• August 2, 2021

Blue Jays announce July 30 return to Toronto after receiving government approval

It’s been nearly 22 months since Toronto Blue Jays fans have been able to see Vladimir Guerrero Jr., tear the cover off a fastball down the middle at Rogers Centre.

They haven’t seen lefty ace Hyun-Jin Ryu or big free-agent signing George Springer live in a Blue Jays uniform at all.

After nearly two years as baseball nomads, however, the Blue Jays are finally coming home after getting approval to play in Toronto from the federal government on Friday.

The team said in a statement that it will start playing home games at Rogers Centre again starting July 30 after receiving a so-called National Interest Exemption.

The exemption, confirmed by the federal immigration minister’s office, will allow players to cross the border without being subject to Canada’s COVID-19 travel restrictions.

“Following a careful review by public health officials at every level of government, a National Interest Exemption has been approved that will permit the Toronto Blue Jays to return to Toronto and play home games at the Rogers Centre,” Immigration Minister Marco Mendicino said in a statement.

“This decision was made in conjunction with the Public Health Agency of Canada, with the approval of provincial and municipal public health officials.”

Mendicino said the plan includes pre- and post-arrival testing of everyone crossing the border, and additional testing four times a week for unvaccinated individuals.

“It also includes significant limitations on unvaccinated individuals, who will have to undergo a modified quarantine, not be permitted to go anywhere but the hotel and stadium and have no interaction with the general public,” he said.

Toronto is planned to start a three-game homestand versus the Kansas City Royals on July 30. The Jays haven’t played at Rogers Centre since Sept. 29, 2019, an 8-3 win over Tampa Bay.

The team played its home games during the shortened 2020 season in Buffalo, N.Y., and started this season in Dunedin, Fla., before returning to Buffalo.
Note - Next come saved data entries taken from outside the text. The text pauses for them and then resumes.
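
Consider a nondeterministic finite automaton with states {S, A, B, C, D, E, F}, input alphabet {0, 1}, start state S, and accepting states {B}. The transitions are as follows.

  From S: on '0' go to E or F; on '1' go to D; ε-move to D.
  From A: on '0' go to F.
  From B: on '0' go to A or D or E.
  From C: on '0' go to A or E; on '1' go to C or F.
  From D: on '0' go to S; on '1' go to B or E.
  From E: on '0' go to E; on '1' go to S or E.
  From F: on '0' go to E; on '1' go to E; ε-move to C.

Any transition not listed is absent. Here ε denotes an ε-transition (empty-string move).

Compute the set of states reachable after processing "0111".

{S, B, C, D, E, F}

Start: ε-closure({S}) = {S, D}.
Read '0': S→{E, F}, D→{S}; union {S, E, F}; ε-closure = {S, C, D, E, F}.
Read '1': S→{D}, C→{C, F}, D→{B, E}, E→{S, E}, F→{E}; now {S, B, C, D, E, F}.
Read '1': S→{D}, B→∅, C→{C, F}, D→{B, E}, E→{S, E}, F→{E}; now {S, B, C, D, E, F}.
Read '1': S→{D}, B→∅, C→{C, F}, D→{B, E}, E→{S, E}, F→{E}; now {S, B, C, D, E, F}.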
“First and foremost, the Blue Jays wish to thank Canadians for their unprecedented public health efforts and support for the team. Without you, Blue Jays baseball would not be coming home this summer,” the team’s statement said.

The team added it would reach out to 2021 and 2022 season ticket holders in the coming days, and additional ticket information and health and safety guidelines are coming soon.

The club requires lead time in order to move what it needs from Buffalo and to prepare for Toronto operations, including ticket sales, although the team has already started preparations at Rogers Centre, according to two team officials who spoke the Associated Press on condition of anonymity because they were not authorized to speak publicly.